In a randomized, double-blind clinical study, Wattanathorn et al., 2022, showed that 8 weeks of quercetin supplementation significantly increased the working memories of perimenopausal and menopausal women aged 45 to 60, and materially inhibited the harmful chemical activity of the MAO-A and MAO-B enzymes in those aging women.
The net amounts of quercetin given to the two test subpopulations were 11.4 mg/day and 342.7 mg/day. Greatest improvements in working memory and MAO enzyme inhibition were obtained at the higher 342.7 mg quercetin dose/day. Using the graph provided in Figure 14 of this earlier Substack post, these daily doses of quercetin likely boosted serum quercetin levels in the study participants up into the neighborhood of 0.1 to 0.9 µM/L quercetin, respectively.
Besides helping to maintain general cognitive abilities through old age, the high degree of apparent reversible inhibition of both of the MAO enzymes known to increase with age by daily ingestion of only 342.7 mg/day quercetin appears quite promising as far as minimizing the chances for personally developing neurodegenerative diseases like Alzheimer’s or Parkinson’s.
Interpretive caution: the culinary herb mixture used in the Wattanathorn et al., 2022, study contained several other common plant compounds besides quercetin. These include gallic acid, ferulic acid, and cyanidin. See Wattanathorn et al., 2018, for more detail.

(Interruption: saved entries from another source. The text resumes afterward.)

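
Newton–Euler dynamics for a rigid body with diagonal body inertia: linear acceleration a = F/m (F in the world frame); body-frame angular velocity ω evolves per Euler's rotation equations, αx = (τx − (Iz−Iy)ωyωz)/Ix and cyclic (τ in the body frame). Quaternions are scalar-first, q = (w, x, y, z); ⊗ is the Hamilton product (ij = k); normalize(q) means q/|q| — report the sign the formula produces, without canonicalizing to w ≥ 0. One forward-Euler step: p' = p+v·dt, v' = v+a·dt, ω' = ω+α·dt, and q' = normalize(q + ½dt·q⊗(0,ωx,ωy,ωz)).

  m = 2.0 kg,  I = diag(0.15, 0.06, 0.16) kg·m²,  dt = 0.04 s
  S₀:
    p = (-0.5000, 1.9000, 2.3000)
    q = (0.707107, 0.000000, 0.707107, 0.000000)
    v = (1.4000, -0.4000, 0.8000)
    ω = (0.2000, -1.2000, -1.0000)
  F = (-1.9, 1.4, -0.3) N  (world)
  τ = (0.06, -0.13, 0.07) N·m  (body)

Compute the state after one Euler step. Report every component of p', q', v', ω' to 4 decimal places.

p' = (-0.4440, 1.8840, 2.3320)
q' = (0.7237, -0.0113, 0.6898, -0.0170)
v' = (1.3620, -0.3720, 0.7940)
ω' = (0.1840, -1.2880, -0.9879)

a = F/m = (-0.9500, 0.7000, -0.1500)
p' = p + v·dt = (-0.4440, 1.8840, 2.3320)
new velocity v' = (1.3620, -0.3720, 0.7940)
angular accel α = (-0.4000, -2.2000, 0.3025)
new body rate ω' = (0.1840, -1.2880, -0.9879)
Hamilton product q⊗(0,ω) = (0.8485284, -0.5656856, -0.8485284, -0.8485284)
q' = normalize(q + ½dt·q⊗(0,ω)) = (0.7237, -0.0113, 0.6898, -0.0170)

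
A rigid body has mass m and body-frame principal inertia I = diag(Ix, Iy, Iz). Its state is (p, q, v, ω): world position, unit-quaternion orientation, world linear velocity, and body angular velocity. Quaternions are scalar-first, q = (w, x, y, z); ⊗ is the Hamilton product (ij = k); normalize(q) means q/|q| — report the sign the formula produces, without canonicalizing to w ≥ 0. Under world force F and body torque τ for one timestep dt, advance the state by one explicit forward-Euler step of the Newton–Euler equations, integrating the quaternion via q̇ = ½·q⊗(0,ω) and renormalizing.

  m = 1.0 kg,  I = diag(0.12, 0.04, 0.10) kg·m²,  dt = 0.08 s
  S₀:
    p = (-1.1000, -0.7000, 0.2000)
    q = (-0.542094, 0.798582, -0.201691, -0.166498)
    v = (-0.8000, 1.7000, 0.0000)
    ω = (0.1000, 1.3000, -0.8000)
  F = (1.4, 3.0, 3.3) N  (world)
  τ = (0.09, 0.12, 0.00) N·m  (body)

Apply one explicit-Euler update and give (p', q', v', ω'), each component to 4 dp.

p' = (-1.1640, -0.5640, 0.2000)
q' = (-0.5391, 0.8100, -0.2046, -0.1066)
v' = (-0.6880, 1.9400, 0.2640)
ω' = (0.2016, 1.5432, -0.7917)

α = I⁻¹(τ − ω×Iω) = (1.2700, 3.0400, 0.1040)
ω' = ω + α·dt = (0.2016, 1.5432, -0.7917)
q⊗(0,ω) = (0.0491417, 0.3235908, -0.0825064, 1.4920009)
q' = normalize(q + ½dt·q⊗(0,ω)) = (-0.5391, 0.8100, -0.2046, -0.1066)
p + v·dt = (-1.1640, -0.5640, 0.2000)
v' = v + a·dt = (-0.6880, 1.9400, 0.2640)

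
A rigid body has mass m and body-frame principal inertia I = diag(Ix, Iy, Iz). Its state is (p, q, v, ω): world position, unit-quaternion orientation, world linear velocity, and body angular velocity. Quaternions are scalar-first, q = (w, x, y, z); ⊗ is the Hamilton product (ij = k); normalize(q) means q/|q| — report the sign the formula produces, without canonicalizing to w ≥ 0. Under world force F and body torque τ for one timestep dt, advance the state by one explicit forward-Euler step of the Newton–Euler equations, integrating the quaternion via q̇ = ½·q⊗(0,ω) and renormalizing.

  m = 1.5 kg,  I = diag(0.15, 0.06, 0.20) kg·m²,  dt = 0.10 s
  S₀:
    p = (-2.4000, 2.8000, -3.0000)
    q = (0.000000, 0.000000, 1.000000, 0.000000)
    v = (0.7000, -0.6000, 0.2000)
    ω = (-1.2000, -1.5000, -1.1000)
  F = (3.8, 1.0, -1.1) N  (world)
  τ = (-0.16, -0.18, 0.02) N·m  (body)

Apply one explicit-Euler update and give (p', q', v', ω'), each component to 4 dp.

angular accel α = (-2.6067, -1.9000, 0.9100)
ω + α·dt = (-1.4607, -1.6900, -1.0090)
2q̇ = q⊗(0,ω) = (1.5000000, -1.1000000, 0.0000000, 1.2000000)
updated quaternion q' = (0.0745, -0.0547, 0.9939, 0.0596)
p' = p + v·dt = (-2.3300, 2.7400, -2.9800)
v + (F/m)dt = (0.9533, -0.5333, 0.1267)

p' = (-2.3300, 2.7400, -2.9800)
q' = (0.0745, -0.0547, 0.9939, 0.0596)
v' = (0.9533, -0.5333, 0.1267)
ω' = (-1.4607, -1.6900, -1.0090)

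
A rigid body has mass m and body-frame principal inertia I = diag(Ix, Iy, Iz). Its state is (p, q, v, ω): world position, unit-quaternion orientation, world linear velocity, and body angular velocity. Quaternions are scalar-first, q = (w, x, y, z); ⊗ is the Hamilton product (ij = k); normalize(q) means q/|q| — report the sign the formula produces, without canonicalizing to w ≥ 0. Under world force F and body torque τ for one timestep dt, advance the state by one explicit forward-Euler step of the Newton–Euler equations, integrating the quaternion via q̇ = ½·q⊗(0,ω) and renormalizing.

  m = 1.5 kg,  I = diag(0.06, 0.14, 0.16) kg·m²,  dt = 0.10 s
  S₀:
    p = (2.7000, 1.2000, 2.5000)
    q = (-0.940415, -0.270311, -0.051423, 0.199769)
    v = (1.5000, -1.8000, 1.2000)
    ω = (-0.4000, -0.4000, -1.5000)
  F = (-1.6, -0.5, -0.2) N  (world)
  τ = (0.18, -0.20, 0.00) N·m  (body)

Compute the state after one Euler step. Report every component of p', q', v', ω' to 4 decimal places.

p' = (2.8500, 1.0200, 2.6200)
q' = (-0.9289, -0.2429, -0.0567, 0.2738)
v' = (1.3933, -1.8333, 1.1867)
ω' = (-0.1200, -0.5000, -1.5080)

linear accel F/m = (-1.0667, -0.3333, -0.1333)
p' = p + v·dt = (2.8500, 1.0200, 2.6200)
new velocity v' = (1.3933, -1.8333, 1.1867)
α = I⁻¹(τ − ω×Iω) = (2.8000, -1.0000, -0.0800)
ω + α·dt = (-0.1200, -0.5000, -1.5080)
Hamilton product q⊗(0,ω) = (0.1709599, 0.5332081, -0.1092081, 1.4981777)
q' = normalize(q + ½dt·q⊗(0,ω)) = (-0.9289, -0.2429, -0.0567, 0.2738)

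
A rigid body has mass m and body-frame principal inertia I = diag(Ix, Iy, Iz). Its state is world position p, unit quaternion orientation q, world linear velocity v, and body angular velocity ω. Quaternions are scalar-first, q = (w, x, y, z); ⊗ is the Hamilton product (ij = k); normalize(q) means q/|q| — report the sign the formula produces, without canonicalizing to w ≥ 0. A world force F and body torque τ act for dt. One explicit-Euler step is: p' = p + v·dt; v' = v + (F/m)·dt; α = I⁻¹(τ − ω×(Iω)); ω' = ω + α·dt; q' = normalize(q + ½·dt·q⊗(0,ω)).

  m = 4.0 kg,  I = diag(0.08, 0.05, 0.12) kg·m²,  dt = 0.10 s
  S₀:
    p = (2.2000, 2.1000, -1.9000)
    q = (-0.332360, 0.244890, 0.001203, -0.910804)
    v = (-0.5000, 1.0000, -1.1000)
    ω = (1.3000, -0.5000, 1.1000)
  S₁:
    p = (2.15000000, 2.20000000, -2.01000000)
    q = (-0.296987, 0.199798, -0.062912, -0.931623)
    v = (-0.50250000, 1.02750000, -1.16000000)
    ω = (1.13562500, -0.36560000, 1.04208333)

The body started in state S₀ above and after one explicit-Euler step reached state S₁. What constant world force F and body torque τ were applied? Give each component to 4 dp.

F = (-0.1000, 1.1000, -2.4000)
τ = (-0.1700, 0.0100, -0.0500)

rate change Δω = (-0.16437500, 0.13440000, -0.05791667)
gyro term ω₀×Iω₀ = (-0.0385, -0.0572, 0.0195)
applied torque τ = (-0.1700, 0.0100, -0.0500)
Δv = v₁−v₀ = (-0.00250000, 0.02750000, -0.06000000)
F = m·Δv/dt = (-0.1000, 1.1000, -2.4000)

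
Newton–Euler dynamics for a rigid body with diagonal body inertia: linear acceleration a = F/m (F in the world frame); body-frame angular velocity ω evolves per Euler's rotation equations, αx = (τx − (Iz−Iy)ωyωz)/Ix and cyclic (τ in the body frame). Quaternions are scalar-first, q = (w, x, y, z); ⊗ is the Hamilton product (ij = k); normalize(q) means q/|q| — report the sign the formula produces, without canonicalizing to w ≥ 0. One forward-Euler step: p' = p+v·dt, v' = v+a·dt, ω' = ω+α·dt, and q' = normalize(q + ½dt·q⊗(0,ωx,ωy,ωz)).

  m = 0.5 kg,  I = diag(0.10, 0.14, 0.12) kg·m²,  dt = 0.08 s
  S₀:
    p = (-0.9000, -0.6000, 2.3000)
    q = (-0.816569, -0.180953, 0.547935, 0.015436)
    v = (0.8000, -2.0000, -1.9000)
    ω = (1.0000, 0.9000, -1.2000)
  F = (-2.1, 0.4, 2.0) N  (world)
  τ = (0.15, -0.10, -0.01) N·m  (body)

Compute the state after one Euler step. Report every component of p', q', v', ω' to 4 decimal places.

p' = (-0.8360, -0.7600, 2.1480)
q' = (-0.8262, -0.2398, 0.5091, 0.0261)
v' = (0.4640, -1.9360, -1.5800)
ω' = (1.1027, 0.8291, -1.2307)

angular accel α = (1.2840, -0.8857, -0.3833)
ω + α·dt = (1.1027, 0.8291, -1.2307)
2q̇ = q⊗(0,ω) = (-0.2936653, -1.4879834, -0.9366197, 0.2690901)
q' = normalize(q + ½dt·q⊗(0,ω)) = (-0.8262, -0.2398, 0.5091, 0.0261)
p' = p + v·dt = (-0.8360, -0.7600, 2.1480)
new velocity v' = (0.4640, -1.9360, -1.5800)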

Rodrigo-Gonzalo et al., 2022, in their “Effect of Polyphenolic Complements on Cognitive Function in the Elderly: A Systematic Review”, put the Wattanathorn research group’s recent positive results into the context of earlier clinical studies on people older than 50 years of age. Unlike all of the previously completed studies reviewed by Rodrigo-Gonzalo et al., 2022, the Wattanathorn research work results clearly demonstrated significant improvements in working memory in older persons after dietary supplementation with quercetin.
As things stand, and as discussed above and in earlier posts on this Substack, a quercetin-enriched diet gives much promise of not only extending individual healthspan, lifespan, and cognitive abilities, but also — over the long run — helping to rectify currently chaotic and confused human cultural operations.
In the meantime, play the odds by not only choosing political candidates who promote group policies that match your own preferences and goals — but who are also younger than 50.